Cuban-American singer (born 1974)

Ana Maria Pérez (née Rodríguez; born February 22, 1974 in Havana, Cuba) is a Cuban-American singer who has recorded under the stage names Ana and Mía.

==Biography==
Ana Maria Rodríguez was born in Havana, Cuba, on February 22, 1974. She relocated with her family to Miami, Florida in 1979. In 1984, Rodríguez signed to Parc Records when she was 10 years old. Under the name Ana, her self-titled debut album was released in 1987, and while it was not a hit in the U.S., it did achieve success in Japan, where it was titled Shy Boys. Ana's debut single "Shy Boys" peaked at No. 94 on the Billboard Hot 100 and No. 23 on the Billboard Dance Chart. With the help of producer Maurice Starr in 1990, she recorded her second album Body Language, which includes the duet "Angel of Love" with New Kids on the Block's Jordan Knight. Debbie Gibson also wrote two songs in the album: "Everytime We Say Goodbye" and "Friendly". The album's only single "Got to Tell Me Something" peaked at No. 66 on the Billboard Hot 100. Ana performed "Everytime We Say Goodbye" at the 19th Tokyo Music Festival that year.

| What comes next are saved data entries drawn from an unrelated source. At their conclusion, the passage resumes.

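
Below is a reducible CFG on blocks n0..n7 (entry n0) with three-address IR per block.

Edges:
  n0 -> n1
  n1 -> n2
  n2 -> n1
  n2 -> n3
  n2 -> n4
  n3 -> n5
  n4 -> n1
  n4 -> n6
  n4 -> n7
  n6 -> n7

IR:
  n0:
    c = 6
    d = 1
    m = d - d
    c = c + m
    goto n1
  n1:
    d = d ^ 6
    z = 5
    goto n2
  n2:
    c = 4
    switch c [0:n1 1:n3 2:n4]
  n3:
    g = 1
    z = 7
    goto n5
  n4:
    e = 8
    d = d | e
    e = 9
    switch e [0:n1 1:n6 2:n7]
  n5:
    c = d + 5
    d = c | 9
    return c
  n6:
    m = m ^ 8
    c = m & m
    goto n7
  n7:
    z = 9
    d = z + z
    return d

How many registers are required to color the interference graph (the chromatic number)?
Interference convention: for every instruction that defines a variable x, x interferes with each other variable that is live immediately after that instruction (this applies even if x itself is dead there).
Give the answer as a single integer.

def/use:
  n0: def={c,d,m} ue=∅
  n1: def={d,z} ue={d}
  n2: def={c} ue=∅
  n3: def={g,z} ue=∅
  n4: def={d,e} ue={d}
  n5: def={c,d} ue={d}
  n6: def={c,m} ue={m}
  n7: def={d,z} ue=∅

Backward fixpoint:
  n0 li=∅ lo={d,m}
  n1 li={d,m} lo={d,m}
  n2 li={d,m} lo={d,m}
  n3 li={d} lo={d}
  n4 li={d,m} lo={d,m}
  n5 li={d} lo=∅
  n6 li={m} lo=∅
  n7 li=∅ lo=∅

Interfere edges:
  c↔{d,m}
  d↔{c,e,g,m,z}
  e↔{d,m}
  g↔{d}
  m↔{c,d,e,z}
  z↔{d,m}

Registers:
  lower bound: {c,d,m} mutually conflict ⇒ χ ≥ 3
  assign c→R2 d→R0 e→R2 g→R1 m→R1 z→R2 — no edge inside a register ⇒ χ ≤ 3
  χ = 3

Answer: 3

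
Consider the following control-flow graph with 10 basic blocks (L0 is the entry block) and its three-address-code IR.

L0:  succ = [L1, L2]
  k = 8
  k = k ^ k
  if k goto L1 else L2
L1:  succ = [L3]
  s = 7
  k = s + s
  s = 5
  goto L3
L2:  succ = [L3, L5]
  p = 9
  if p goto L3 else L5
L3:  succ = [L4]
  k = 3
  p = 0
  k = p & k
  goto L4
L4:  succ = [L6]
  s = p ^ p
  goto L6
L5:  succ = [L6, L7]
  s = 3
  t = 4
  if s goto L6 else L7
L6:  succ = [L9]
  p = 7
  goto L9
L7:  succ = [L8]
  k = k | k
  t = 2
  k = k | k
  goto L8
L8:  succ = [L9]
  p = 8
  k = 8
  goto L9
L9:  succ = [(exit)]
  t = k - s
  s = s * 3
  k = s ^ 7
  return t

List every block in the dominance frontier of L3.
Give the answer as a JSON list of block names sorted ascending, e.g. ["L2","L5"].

idom tree: L1←L0 L2←L0 L3←L0 L4←L3 L5←L2 L6←L0 L7←L5 L8←L7 L9←L0
Dom∩ at merges:
  L3: preds {L1,L2}: {L0,L1} ∩ {L0,L2} = {L0}; idom=L0
  L6: preds {L4,L5}: {L0,L3,L4} ∩ {L0,L2,L5} = {L0}; idom=L0
  L9: preds {L6,L8}: {L0,L6} ∩ {L0,L2,L5,L7,L8} = {L0}; idom=L0

DF walk-up:
  join L3 pred L1: L1 stop@L0
  join L3 pred L2: L2 stop@L0
  join L6 pred L4: L4→L3 stop@L0
  join L6 pred L5: L5→L2 stop@L0
  join L9 pred L6: L6 stop@L0
  join L9 pred L8: L8→L7→L5→L2 stop@L0
  L0 → ∅
  L1 → {L3}
  L2 → {L3,L6,L9}
  L3 → {L6}
  L4 → {L6}
  L5 → {L6,L9}
  L6 → {L9}
  L7 → {L9}
  L8 → {L9}
  L9 → ∅

DF(L3) = ["L6"]

Answer: ["L6"]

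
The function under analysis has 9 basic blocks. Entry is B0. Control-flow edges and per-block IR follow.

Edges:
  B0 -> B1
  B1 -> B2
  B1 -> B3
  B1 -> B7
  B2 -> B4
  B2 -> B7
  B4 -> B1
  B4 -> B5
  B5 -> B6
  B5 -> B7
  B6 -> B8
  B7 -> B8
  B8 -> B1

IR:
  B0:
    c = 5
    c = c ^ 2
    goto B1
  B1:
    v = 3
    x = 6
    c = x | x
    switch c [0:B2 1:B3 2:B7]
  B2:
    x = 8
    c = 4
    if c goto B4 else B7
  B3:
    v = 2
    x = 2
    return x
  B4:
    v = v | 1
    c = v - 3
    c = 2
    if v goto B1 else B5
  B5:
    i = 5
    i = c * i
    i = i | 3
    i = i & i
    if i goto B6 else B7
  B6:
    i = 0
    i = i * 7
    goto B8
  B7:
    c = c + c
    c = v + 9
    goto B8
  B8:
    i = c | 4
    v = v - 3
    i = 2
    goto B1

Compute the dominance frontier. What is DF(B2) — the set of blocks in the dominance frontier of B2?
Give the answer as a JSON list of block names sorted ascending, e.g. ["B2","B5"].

Answer: ["B1", "B7", "B8"]

Analysis:
idom tree: B1←B0 B2←B1 B3←B1 B4←B2 B5←B4 B6←B5 B7←B1 B8←B1
Join-block Dom:
  B1: preds {B0,B4,B8}: {B0} ∩ {B0,B1,B2,B4} ∩ {B0,B1,B8} = {B0}; idom=B0
  B7: preds {B1,B2,B5}: {B0,B1} ∩ {B0,B1,B2} ∩ {B0,B1,B2,B4,B5} = {B0,B1}; idom=B1
  B8: preds {B6,B7}: {B0,B1,B2,B4,B5,B6} ∩ {B0,B1,B7} = {B0,B1}; idom=B1

DF derivation:
  join B1 pred B0: · stop@B0
  join B1 pred B4: B4→B2→B1 stop@B0
  join B1 pred B8: B8→B1 stop@B0
  join B7 pred B1: · stop@B1
  join B7 pred B2: B2 stop@B1
  join B7 pred B5: B5→B4→B2 stop@B1
  join B8 pred B6: B6→B5→B4→B2 stop@B1
  join B8 pred B7: B7 stop@B1
  B0 → ∅
  B1 → {B1}
  B2 → {B1,B7,B8}
  B3 → ∅
  B4 → {B1,B7,B8}
  B5 → {B7,B8}
  B6 → {B8}
  B7 → {B8}
  B8 → {B1}

DF(B2) = ["B1", "B7", "B8"]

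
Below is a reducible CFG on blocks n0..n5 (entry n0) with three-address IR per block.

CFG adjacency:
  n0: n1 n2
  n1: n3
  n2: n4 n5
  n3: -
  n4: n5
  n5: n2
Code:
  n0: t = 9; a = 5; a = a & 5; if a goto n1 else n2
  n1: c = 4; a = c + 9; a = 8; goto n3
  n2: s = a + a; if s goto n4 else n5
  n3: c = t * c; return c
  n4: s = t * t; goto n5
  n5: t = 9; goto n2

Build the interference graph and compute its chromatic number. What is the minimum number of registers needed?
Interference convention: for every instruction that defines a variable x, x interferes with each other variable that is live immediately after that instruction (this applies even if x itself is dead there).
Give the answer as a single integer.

Per-block:
  n0: def={a,t} ue=∅
  n1: def={a,c} ue=∅
  n2: def={s} ue={a}
  n3: def={c} ue={c,t}
  n4: def={s} ue={t}
  n5: def={t} ue=∅

Live sets:
  n0: in=∅ out={a,t}
  n1: in={t} out={c,t}
  n2: in={a,t} out={a,t}
  n3: in={c,t} out=∅
  n4: in={a,t} out={a}
  n5: in={a} out={a,t}

Interfere edges:
  a↔{c,s,t}
  c↔{a,t}
  s↔{a,t}
  t↔{a,c,s}

Colouring:
  clique {a,c,t} ⇒ need ≥ 3
  assign a→R0 c→R2 s→R2 t→R1 — no edge inside a register ⇒ χ ≤ 3
  χ = 3

Answer: 3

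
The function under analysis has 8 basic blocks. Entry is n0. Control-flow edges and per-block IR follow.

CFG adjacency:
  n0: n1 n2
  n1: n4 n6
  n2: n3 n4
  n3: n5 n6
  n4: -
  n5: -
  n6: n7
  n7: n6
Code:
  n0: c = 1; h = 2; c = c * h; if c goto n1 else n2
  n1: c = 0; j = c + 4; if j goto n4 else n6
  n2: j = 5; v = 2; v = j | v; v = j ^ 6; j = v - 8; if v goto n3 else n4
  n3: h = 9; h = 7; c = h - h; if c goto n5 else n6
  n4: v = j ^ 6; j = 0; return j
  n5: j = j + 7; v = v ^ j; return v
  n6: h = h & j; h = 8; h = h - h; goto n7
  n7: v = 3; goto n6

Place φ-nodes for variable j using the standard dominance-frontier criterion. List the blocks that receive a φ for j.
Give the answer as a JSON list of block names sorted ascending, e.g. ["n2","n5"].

Answer: ["n4", "n6"]

Working:
idom tree: n1←n0 n2←n0 n3←n2 n4←n0 n5←n3 n6←n0 n7←n6
Join-block Dom:
  n4: preds {n1,n2}: {n0,n1} ∩ {n0,n2} = {n0}; idom=n0
  n6: preds {n1,n3,n7}: {n0,n1} ∩ {n0,n2,n3} ∩ {n0,n6,n7} = {n0}; idom=n0

Frontier:
  join n4 pred n1: n1 stop@n0
  join n4 pred n2: n2 stop@n0
  join n6 pred n1: n1 stop@n0
  join n6 pred n3: n3→n2 stop@n0
  join n6 pred n7: n7→n6 stop@n0
  n0 → ∅
  n1 → {n4,n6}
  n2 → {n4,n6}
  n3 → {n6}
  n4 → ∅
  n5 → ∅
  n6 → {n6}
  n7 → {n6}

φ for j: defs {n1,n2,n4,n5}
  DF⁺ = {n4,n6}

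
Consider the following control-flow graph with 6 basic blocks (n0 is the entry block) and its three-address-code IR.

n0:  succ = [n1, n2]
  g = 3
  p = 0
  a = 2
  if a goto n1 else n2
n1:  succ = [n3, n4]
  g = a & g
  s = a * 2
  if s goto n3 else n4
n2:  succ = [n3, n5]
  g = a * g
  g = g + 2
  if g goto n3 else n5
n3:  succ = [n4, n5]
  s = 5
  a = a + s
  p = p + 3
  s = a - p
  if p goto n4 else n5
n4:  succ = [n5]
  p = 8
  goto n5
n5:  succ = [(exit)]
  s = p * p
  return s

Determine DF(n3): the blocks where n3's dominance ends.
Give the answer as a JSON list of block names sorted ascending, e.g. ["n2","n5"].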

After years of absence, Ana re-emerged under the name of Mía and released an all-Spanish language album entitled Tentación on Univision Records in September 2003. The album garnered her a Best New Artist of the Year nomination at the Premio Lo Nuestro 2004.

==Discography==
===Studio albums===
As Ana

| Title | Album details |
|---|---|
| Ana | Released: January 21, 1987; Label: Parc Records; Formats: LP, CD, cassette; |
| Body Language | Released: January 21, 1990; Label: Parc Records/Epic Records; Formats: CD, cassette; |

As Mía

| Title | Album details |
|---|---|
| Tentación | Released: September 30, 2003; Label: Univision Music Group; Formats: CD; |

===Singles===
As Ana

List of singles, with selected chart positions
Title: Year; Peak chart positions; Album
U.S. Billboard
"Shy Boys": 1987; 94; Ana
"The Boy Next Door" (Japan only): 1988; —
"Before I Jump": —; Non-album single
"Got to Tell Me Something": 1990; 66; Body Language
"Angel of Love" (feat. Jordan Knight): —
"Everytime We Say Goodbye": —
"—" denotes a recording that did not chart or was not released in that territory.

As Mía

List of singles, with selected chart positions
Title: Year; Peak chart positions; Album
U.S. Billboard
"Te Tengo Que Aprender a Olvidar": 2003; —; Tentación
"Convéncete": —
"—" denotes a recording that did not chart or was not released in that territory.